Not today, Satan

Quand je suis entrée au collège, j’habitais une petite ville peu développée. Je vivais dans un quartier tout juste sorti de terre, à la frontière de la ville séparée en deux par les voies de chemin de fer, qui nous reliaient à la capitale en une heure. A cause de cette coupure en son centre (personne n’avait pensé à construire un pont chevauchant les rails apparemment), mon collège se trouvait à l’extrême opposé de la ville. Quarante-cinq minutes de marche aller, quarante-cinq retour, le tout avec un cartable rempli à ras bord de livres à couvertures dures, qu’il neige, qu’il pleuve, ou qu’il vente. Quarante-cinq minutes à la merci des éléments – à la merci du monde.

Je voyais le monde comme une série de cercles concentriques : je quitte ma chambre, je quitte la maison, je quitte le lotissement, je quitte le quartier pour enfin pénétrer dans une nouvelle série de cercles concentriques : j’arrive dans un nouveau quartier, j’arrive dans un nouveau lotissement, j’arrive dans un nouveau bâtiment, j’arrive dans une nouvelle salle. Entre ces deux univers, c’était le Far West.

Un matin, le sac à dos faisant courber mon échine, je marchais sur le sentier longeant la route à la sortie du lotissement. J’avais onze ans. Je gardais les yeux fixés sur les deux enfants une trentaine de mètres devant moi, essayant de marcher suffisamment rapidement pour maintenir notre écart sans pour autant l’élargir. Ainsi, j’occupais mon esprit à une chose et une chose seulement, pour me permettre de bloquer tout le reste : les klaxons de divers conducteurs à notre égard, les regards appuyés des lycéens sur le point d’entrer en première heure de cours, la montre qui faisait gonfler mon poignet et dont le tic-tac assourdissant semblait me hurler que je serais en retard, quoi que je fasse. Une fois le lycée dépassé – si la chance me souriait – les grilles du stade attenant étaient parfois ouvertes. Le traverser en diagonale me faisait gagner quelques minutes. J’aimais bien grapiller du temps sur le trajet pour calmer l’angoisse à mon poignet, car être en retard signifiait passer à la vie scolaire pour remplir un billet vert – date, heure, motif du dit-retard- à faire signer par le représentant légal, a.k.a. ma mère. Plutôt mourir, donc.

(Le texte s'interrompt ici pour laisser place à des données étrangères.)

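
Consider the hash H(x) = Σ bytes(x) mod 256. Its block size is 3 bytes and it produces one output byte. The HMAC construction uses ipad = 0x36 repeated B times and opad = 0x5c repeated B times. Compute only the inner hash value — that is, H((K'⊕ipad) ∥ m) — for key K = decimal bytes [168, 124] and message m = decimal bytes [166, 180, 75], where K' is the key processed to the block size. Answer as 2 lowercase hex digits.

Key decimal bytes [168, 124] = a8 7c is 2 bytes ≤ B = 3; zero-pad to 3 bytes: K' = a8 7c 00.
K' ⊕ ipad = 9e 4a 36.
Inner input = 9e 4a 36 ∥ a6 b4 4b.
Inner hash: sum = 158+74+54+166+180+75 = 707; mod 256 = 195 → c3.

c3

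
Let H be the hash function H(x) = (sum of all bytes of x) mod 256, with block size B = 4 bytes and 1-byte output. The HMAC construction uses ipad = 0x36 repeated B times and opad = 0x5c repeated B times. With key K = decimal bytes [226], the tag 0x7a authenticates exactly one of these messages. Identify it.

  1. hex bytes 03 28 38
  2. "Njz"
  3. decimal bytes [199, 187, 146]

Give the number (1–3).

2

Key decimal bytes [226] = e2 is 1 byte ≤ B = 4; zero-pad to 4 bytes: K' = e2 00 00 00.
K' ⊕ ipad = d4 36 36 36; K' ⊕ opad = be 5c 5c 5c.
m1: inner = H(d4 36 36 36 03 28 38) = d9; tag = H(be 5c 5c 5c d9) = ab
m2: inner = H(d4 36 36 36 4e 6a 7a) = a8; tag = H(be 5c 5c 5c a8) = 7a ← matches
m3: inner = H(d4 36 36 36 c7 bb 92) = 8a; tag = H(be 5c 5c 5c 8a) = 5c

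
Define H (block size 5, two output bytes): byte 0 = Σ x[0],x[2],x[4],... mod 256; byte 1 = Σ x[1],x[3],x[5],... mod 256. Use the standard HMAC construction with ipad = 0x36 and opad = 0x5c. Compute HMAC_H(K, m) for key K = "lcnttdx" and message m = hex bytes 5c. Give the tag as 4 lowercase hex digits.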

Ensuite, il fallait longer les champs qui flanquaient le bois, et là tout au bout, se trouvait le très redouté Chemin Blanc. Un sentier piéton, dont le gravier épais et homogène semblait peint. Un sentier aux dizaines de sillons à droite et à gauche, aux recoins non éclairés invitant au pire. Tout le monde le savait, sur le Chemin Blanc, il ne fallait pas traîner. Et ce matin-là, j’ai eu peur. Plus que d’habitude. Alors, face au Chemin Blanc et aux différents scénarios dans lesquels je trouvais une fin tragique, j’ai abdiqué. J’ai contourné par la droite, direction La Renardière, pensant tourner le dos au danger et m’en éloigner.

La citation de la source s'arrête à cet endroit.